Today’s Cubs Birthdays (April 20)
~Justice John Paul Stevens 1920–2019 (Cubs fan)
He was a moderate Republican when he was nominated to the Supreme Court by President Gerald R. Ford in 1975, and is now considered the most liberal member of the Supreme Court, but Supreme Court Justice John Paul Stevens has other interests besides the law and politics. Namely Baseball. More specifically; Cubs baseball. Judge Stevens was born in Chicago in 1920. His father built the famous Stevens Hotel (which is now the Hilton), and John and his brothers posed as models for the bronze sculptures by the grand stairway. In 1932 at the age of 12, Stevens, who had become a huge Chicago Cubs fan, remembers sitting at Wrigley Field and watching Babe Ruth, in the fifth inning of Game 3 of the World Series, gesturing with his bat toward center field and hitting his famous “called shot” home run. He went to college in Chicago, graduating Phi Beta Kappa from the University of Chicago in 1941. During those years, he was a frequent visitor to Wrigley Field. During the 1950s and 1960s while he practiced law in Chicago, he continued to follow his favorite team. Starting in 1975, however, after becoming a Supreme Court Justice, his visits to Chicago became less frequent. In 2005, at age 85, he threw the first pitch at a Cubs-Reds game at Wrigley Field and got it right over the plate. (Photo by AP Photos/Jeff Robertson)
~Charlie Smith 1880–1929 (Cubs 1911-1914)

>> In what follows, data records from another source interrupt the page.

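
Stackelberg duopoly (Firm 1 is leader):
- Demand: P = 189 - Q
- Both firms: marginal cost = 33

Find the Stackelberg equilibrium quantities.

q₁* (leader) = 78.0, q₂* (follower) = 39.0

Work:
Follower's reaction: q₂ = (a - c - q₁)/2
Leader substitutes: π₁ = q₁·(a - q₁ - (a-c-q₁)/2 - c)
FOC: q₁* = (189 - 33)/2 = 78.00
Then: q₂* = (189 - 33 - 78.0)/2 = 39.00
Leader has first-mover advantage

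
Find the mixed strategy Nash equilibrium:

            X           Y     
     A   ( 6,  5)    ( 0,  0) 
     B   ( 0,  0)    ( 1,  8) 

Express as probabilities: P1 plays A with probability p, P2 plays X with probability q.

p = 0.6154, q = 0.1429

Work:
Find probabilities that make opponent indifferent:
P2 chooses q to make P1 indifferent between A and B
P1 chooses p to make P2 indifferent between X and Y
Mixed NE: P1 plays (A: 0.6154, B: 0.3846), P2 plays (X: 0.1429, Y: 0.8571)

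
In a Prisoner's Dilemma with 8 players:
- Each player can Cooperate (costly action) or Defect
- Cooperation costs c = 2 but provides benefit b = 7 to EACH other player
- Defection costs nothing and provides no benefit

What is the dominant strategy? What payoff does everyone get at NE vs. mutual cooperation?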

Smith hooked up with the Cubs just as their dynasty was beginning to fall apart. Frank Chance would retire as a player during this era, Johnny Evers would suffer a nervous breakdown, and the once proud Cubs team would not win the National League. Smith was a pitcher for the Cubs, pitching mainly out of the bullpen his first few years, before becoming a starter in 1913. He won seven games that season; his best season in the big leagues. Charlie went into the horse business after his baseball career and owned a livery stable when he died of pneumonia in 1929. His brother Fred also played big league baseball.

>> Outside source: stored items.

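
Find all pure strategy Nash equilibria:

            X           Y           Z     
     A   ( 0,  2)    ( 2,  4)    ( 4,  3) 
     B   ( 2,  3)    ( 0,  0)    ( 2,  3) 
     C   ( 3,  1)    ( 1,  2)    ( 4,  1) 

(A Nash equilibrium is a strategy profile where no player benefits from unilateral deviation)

Nash equilibrium: (A, Y)

Work:
Best responses:
  P1 vs X: payoffs [0, 2, 3] → best response C (payoff 3)
  P1 vs Y: payoffs [2, 0, 1] → best response A (payoff 2)
  P1 vs Z: payoffs [4, 2, 4] → best response A/C (payoff 4)
  P2 vs A: payoffs [2, 4, 3] → best response Y (payoff 4)
  P2 vs B: payoffs [3, 0, 3] → best response X/Z (payoff 3)
  P2 vs C: payoffs [1, 2, 1] → best response Y (payoff 2)
Mutual best responses: (A,Y) → Nash equilibria.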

~Preston Gomez 1923–2009 (Cubs Manager 1980)
Two days before Pope John Paul II landed in Chicago in 1979, the Cubs announced the name of their new manager: Preston Gomez. Gomez’ track record included one of the worst winning percentages in baseball history (.392). He had managed for the Padres and the Astros and was a colossal failure both times. Needless to say the same thing happened with the Cubs. He didn’t make it through the entire 1980 season before he was fired. The Cubs were 39-51 at the time.
~Willie Prall 1950– (Cubs 1975)
Willie was a September call up in 1975, and was absolutely pounded by the National League. In fourteen innings pitched he gave up 21 hits and 14 runs. He remained in the Cubs organization a few more years but never returned to the big leagues. Some Willie Prall trivia: In the television series “Prison Break”, one of the characters claimed that Willie Prall was his favorite player as a boy (in a flashback scene).

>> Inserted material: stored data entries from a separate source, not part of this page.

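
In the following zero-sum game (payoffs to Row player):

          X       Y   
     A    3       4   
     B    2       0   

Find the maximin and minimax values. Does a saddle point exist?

Maximin = 3, Minimax = 3, Saddle: True

Work:
Row minimums: [3, 0] → maximin = 3
Column maximums: [3, 4] → minimax = 3
Saddle point exists! Game value = 3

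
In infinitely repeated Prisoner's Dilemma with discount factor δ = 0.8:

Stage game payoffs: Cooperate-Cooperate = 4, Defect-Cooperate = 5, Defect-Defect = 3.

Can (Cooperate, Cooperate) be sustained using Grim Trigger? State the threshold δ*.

δ* = 0.5; since δ = 0.8 ≥ 0.5, cooperation can be sustained

Work:
For Grim Trigger:
Cooperate forever: 4/(1-δ)
Defect then punished: 5 + 3·δ/(1-δ)
Need: 4/(1-δ) ≥ 5 + 3·δ/(1-δ)
Solving: δ ≥ (T-R)/(T-P) = (5-4)/(5-3) = 0.5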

~Milt Wilcox 1950– (Cubs 1975)
Milt had a very successful 16-year career, but only made a brief stop to the north side of Chicago. The Cubs traded future closer Dave LaRoche and speedy outfielder Brock Davis to get him, but when Milt didn’t make the club in 1976, they sold him to the Detroit Tigers. With the Tigers, Wilcox recorded double-digit wins seven seasons in row. He was a member of the 1984 World Series championship team.
~Mike O’Berry 1954– (Cubs 1980)
O’Berry was one of the backup catchers for the Cubs in 1980. They acquired him from the Boston Red Sox for Ted Sizemore. After the season the Cubs traded him to the Reds for relief pitcher Jay Howell. That would have been a great trade if the Cubs had held on to Howell. He went on to become an All-Star closer for the A’s and Dodgers. O’Berry played five more years in the big leagues with the Yankees, Reds, Angels, and Expos.
~Todd Hollandsworth 1973– (Cubs 2004-2005)
Hollandsworth was the 1996 Rookie of the Year for the Dodgers, and was part of that 2003 Florida Marlins team that broke the hearts Cubs fans in the playoffs, but he was mostly a fourth outfielder for the Cubs in his time here. He hit a few dramatic homers and contributed to the team in both of his seasons in Chicago, but the Cubs traded him for a pair of minor leaguers once they determined they were out of the pennant race in 2005. Hollandsworth later worked in the Comcast studios doing pre and post-game analysis during the Cubs television broadcasts.